To her left, the bedclothes were in disarray. Someone had spent the night here, after all.
Perplexed, she took another step into the room, turned to her right, and saw a dead woman in a wheelchair. Oh God, her face. It was less a face than a wound, ravaged flesh and shattered bone, her skull misshapen. But … not just a woman, not a stranger, Glynis.
Minette’s heart—
As Minette took a mug from a kitchen cabinet, her heart was suddenly thudding as if she had run a race. She put the mug on the counter, pressed a hand to her breast, and felt the systole of that vital pump. She detected no irregularity, only a healthy rhythm.
Frowning, she raised her eyes from the mug to the cabinet door. She could not remember opening it.
The kitchen was richly scented with the aroma of a fine Jamaica blend.
Minette turned her attention to the burbling coffeemaker. It was nearly finished brewing, having filled the Pyrex pot almost to the eight-cup line.
Disquieted but unsure why, she crossed the kitchen to the swinging door, which stood open.
She went into the dining room, from there into the living room, and the house was less than entirely familiar to her, as though its angles and dimensions had subtly changed.

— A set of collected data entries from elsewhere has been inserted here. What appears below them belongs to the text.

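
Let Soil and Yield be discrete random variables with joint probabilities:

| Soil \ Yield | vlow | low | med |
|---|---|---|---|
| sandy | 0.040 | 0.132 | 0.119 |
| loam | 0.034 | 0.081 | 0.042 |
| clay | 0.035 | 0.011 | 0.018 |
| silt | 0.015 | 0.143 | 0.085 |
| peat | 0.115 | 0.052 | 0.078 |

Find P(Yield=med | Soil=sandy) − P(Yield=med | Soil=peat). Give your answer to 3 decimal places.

P(Soil=sandy) = 0.040 + 0.132 + 0.119 = 0.291; P(Yield=med | Soil=sandy) = 0.119/0.291 = 0.4089.
P(Soil=peat) = 0.115 + 0.052 + 0.078 = 0.245; P(Yield=med | Soil=peat) = 0.078/0.245 = 0.3184.
Difference = 0.091.

0.091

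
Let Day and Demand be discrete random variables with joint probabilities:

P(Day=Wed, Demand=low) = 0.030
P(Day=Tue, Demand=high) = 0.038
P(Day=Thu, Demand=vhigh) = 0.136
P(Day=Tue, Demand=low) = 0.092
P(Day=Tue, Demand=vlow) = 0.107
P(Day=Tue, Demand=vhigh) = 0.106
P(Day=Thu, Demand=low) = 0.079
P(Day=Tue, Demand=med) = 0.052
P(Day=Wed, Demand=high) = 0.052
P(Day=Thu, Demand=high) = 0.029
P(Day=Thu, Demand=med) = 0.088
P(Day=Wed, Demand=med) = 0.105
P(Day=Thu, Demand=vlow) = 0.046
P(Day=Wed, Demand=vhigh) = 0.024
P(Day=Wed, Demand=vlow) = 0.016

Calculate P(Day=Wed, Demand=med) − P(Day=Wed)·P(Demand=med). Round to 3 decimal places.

P(Day=Wed) = 0.016 + 0.030 + 0.105 + 0.052 + 0.024 = 0.227.
P(Demand=med) = 0.052 + 0.105 + 0.088 = 0.245.
P(Day=Wed, Demand=med) − P(Day=Wed)P(Demand=med) = 0.105 − 0.227×0.245 = 0.049.

0.049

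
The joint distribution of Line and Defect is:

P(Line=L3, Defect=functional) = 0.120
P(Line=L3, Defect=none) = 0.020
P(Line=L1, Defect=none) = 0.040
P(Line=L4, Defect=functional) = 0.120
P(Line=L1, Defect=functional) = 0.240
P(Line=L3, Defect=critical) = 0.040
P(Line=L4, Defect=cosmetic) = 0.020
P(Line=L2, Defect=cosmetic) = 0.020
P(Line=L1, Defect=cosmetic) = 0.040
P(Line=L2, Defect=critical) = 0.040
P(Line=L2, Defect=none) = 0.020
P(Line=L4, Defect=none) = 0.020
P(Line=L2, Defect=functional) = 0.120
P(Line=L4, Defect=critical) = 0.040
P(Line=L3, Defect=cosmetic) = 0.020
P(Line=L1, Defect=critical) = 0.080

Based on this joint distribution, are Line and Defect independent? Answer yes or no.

yes

Every cell satisfies P(Line,Defect) = P(Line)·P(Defect). For instance P(Line=L2) = 0.200, P(Defect=none) = 0.100, and 0.200×0.100 = 0.020 matches the joint entry. So Line and Defect are independent.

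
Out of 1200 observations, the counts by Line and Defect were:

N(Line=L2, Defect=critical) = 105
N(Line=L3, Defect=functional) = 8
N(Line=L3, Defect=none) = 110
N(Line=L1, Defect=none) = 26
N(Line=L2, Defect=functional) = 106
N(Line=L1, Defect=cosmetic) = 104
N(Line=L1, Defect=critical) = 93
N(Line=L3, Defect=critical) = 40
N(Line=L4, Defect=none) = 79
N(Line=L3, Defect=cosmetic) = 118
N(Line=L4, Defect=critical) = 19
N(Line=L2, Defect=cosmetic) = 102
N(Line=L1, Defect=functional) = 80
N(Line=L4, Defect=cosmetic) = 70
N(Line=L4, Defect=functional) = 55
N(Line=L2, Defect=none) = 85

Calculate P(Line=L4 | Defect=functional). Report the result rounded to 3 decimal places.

Total with Defect=functional: 80 + 106 + 8 + 55 = 249.
P(Line=L4 | Defect=functional) = 55/249 = 0.221.

0.221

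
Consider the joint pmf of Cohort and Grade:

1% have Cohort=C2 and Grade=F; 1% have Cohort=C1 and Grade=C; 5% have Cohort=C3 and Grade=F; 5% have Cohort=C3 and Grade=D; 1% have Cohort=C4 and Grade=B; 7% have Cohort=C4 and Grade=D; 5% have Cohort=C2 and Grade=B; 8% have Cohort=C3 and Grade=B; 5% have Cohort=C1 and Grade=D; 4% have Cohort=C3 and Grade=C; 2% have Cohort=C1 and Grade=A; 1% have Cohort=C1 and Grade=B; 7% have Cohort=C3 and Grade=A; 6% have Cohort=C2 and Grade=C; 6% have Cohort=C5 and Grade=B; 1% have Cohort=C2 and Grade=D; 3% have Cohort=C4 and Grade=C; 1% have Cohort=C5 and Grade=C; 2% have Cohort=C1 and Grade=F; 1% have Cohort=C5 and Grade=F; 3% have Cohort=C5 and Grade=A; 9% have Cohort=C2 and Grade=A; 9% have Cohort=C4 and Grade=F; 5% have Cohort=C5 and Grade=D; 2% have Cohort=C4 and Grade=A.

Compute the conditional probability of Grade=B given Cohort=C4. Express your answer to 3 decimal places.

0.045

P(Cohort=C4) = 0.02 + 0.01 + 0.03 + 0.07 + 0.09 = 0.22.
P(Grade=B | Cohort=C4) = 0.01/0.22 = 0.045.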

On the brink of the hallway, she stared at the farther end.
Her racing heart still could not find a calmer rhythm.
As she moved along the hallway, she felt almost weightless, drawn inexorably toward the room at the end, which seemed to have the gravity of an entire planet contained within its walls.
Halfway to the guest bedroom, Minette was halted by a vivid memory: the Maserati fishtailing at high speed, the back end jumping a curb, the car airborne, slamming into the oak, rebounding with the violence of the impact. Shaken, she tries the front passenger door, surprised to find it still works. She gets out, stumbles a few feet from the vehicle before regaining her balance, and turns.… The rear passenger-side door is crumpled like cardboard, jammed into the backseat; beyond the cocked and glassless window, Glynis’s face rises moon-white, and blood sprays on her breath when she screams.
Minette stands trembling in the hallway, wondering why this horrendous memory should recur to her now in such graphic detail.
Something was wrong with her. She wasn’t herself, moving past perplexity toward a frightening bewilderment.
She was also moving along the hall again. The guest-room door. She opened it. Stepped into the room. She flipped the light switch.
The bedclothes were tangled and spilling off the mattress. Someone had slept here last night.
Other signs of a visitor were to the right of the door: carpet stains and small pieces of debris. In the deep-pile forest-green carpet, the stains appeared black. Although the debris resisted identification, Minette became queasy at the sight of it, and she looked away.